What about ‘samna nabeti’ or ghee made from vegetable oils?

Yes, many people use this as a substitute for oil.  However, it is made up of a collection of oils that have been chemically altered and contain trans fatty acids which can be dangerous for your heart health.  There are some special occasions and some foods that are very hard to cook without such an ingredient.  (My pie crusts always come out better when I use ‘samna nebety’.)  So, let’s agree to use this as little as possible in our cooking – only for a special holiday, for example. Doing so will help your heart stay healthy!

Keep your heart healthy

Cups and Spoons – Do they matter?

Many years ago, I was standing in the kitchen next to my friends’ mother learning how to make macarona bil bachamel sauce.  I LOVED her recipe and I really wanted to learn.  So, here’s what she said: “Oh, you put a little of this, a lot of that.”  Me:   “But, how much exactly: a cup?  two cups?”  My friend’s mom: “Oh, until you think it’s enough.”
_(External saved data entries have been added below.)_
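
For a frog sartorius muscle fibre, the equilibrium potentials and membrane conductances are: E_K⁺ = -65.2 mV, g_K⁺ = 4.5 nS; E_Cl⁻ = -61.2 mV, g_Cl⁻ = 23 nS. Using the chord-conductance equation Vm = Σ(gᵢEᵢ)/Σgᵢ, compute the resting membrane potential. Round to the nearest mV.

Σ gᵢEᵢ = 4.5·(-65.2) + 23·(-61.2) = -1701.00
Σ gᵢ = 4.5 + 23 = 27.5
Vm = -1701.00 / 27.5 = -61.85 mV

-62 mV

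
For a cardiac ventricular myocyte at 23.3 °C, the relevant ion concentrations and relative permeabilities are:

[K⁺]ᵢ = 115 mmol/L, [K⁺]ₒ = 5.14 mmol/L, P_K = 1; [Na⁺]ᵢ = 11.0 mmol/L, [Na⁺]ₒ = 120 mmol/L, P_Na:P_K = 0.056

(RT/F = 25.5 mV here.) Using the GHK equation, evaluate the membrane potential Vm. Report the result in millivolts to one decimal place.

Vm = 25.5 · ln[(Σ P·[cation]ₒ + Σ P·[anion]ᵢ) / (Σ P·[cation]ᵢ + Σ P·[anion]ₒ)]
Numerator = 1×5.14 + 0.056×120 = 11.86
Denominator = 1×115 + 0.056×11.0 = 115.6
Vm = 25.5 · ln(0.10258) = 25.5 × (-2.2771) = -58.07 mV

-58.1 mV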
Well, my friend’s mother, bless her soul, was an amazing cook.  She always seemed to make the bachamel sauce exactly the same way.  How?  I have no idea – maybe it’s an Egyptian talent.  But, unfortunately, God did not choose to gift me with this talent.  When I cook, I need to know measurements.  I need to know that every time I make our favorite meal, it’ll come out the same, tasty way.  I admit sometimes I try it the Egyptian way and there are some meals I always cook like that, but I almost always need to use exact measurements.
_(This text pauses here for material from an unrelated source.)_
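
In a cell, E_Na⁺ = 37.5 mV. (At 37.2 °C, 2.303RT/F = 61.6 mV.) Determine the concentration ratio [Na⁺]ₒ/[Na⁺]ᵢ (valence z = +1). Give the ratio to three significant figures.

4.06

log₁₀([out]/[in]) = E·z/(61.6) = 37.5 × 1 / 61.6 = 0.6088
[out]/[in] = 10^(0.6088) = 4.062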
All the recipes we will post on Alf Hana with include measurements.  These measurements are based on the measuring cups and spoons you can buy in most supermarkets [YES, you can find them in Egypt].  Usually they come in a set.  For cups, you will find (from greatest to least):

  • one cup
  • one half of a cup
  • one-third of a cup
  • one-quarter of a cup

Measuring cups

For spoons, you will usually find (again from greatest to least):

  • tablespoon
  • one half a tablespoon
  • teaspoon
  • one half a teaspoon
  • one-quarter of a teaspoon
  • one-eighth of a teaspoon

Measuring spoons

As you can see, these tools will help you make exact measurements as you cook, so you can follow a recipe, or at least be sure that your creation will consistently turn out yummy!

*Take care! Just like many systems of measurement, sometimes you will find variety from country to country.  All the recipes we post will be using the following measurements:

  • 1 cup = 236.64 ml
  • 1/2 cup = 118.32 ml
  • 1/3 cup = 78.88 ml
  • 1/4 cup = 59.16 ml
  • 1 tablespoon = 15 ml
  • 1/2 tablespoon = 7.5 ml
  • 1 teaspoon = 5 ml
  • 1/2 teaspoon = 2.5 ml
  • 1/4 teaspoon = 1.25 ml
  • 1/8 teaspoon = .6 ml

Maybe I’ll never be able to cook  like my friend’s mother (what they call ‘bil baraka’ or with blessings), but I can try to get close by using my measuring cups and spoons.  What about you?

*Don’t worry!  We will be posting a macarona bil bachamel recipe soon!!!!!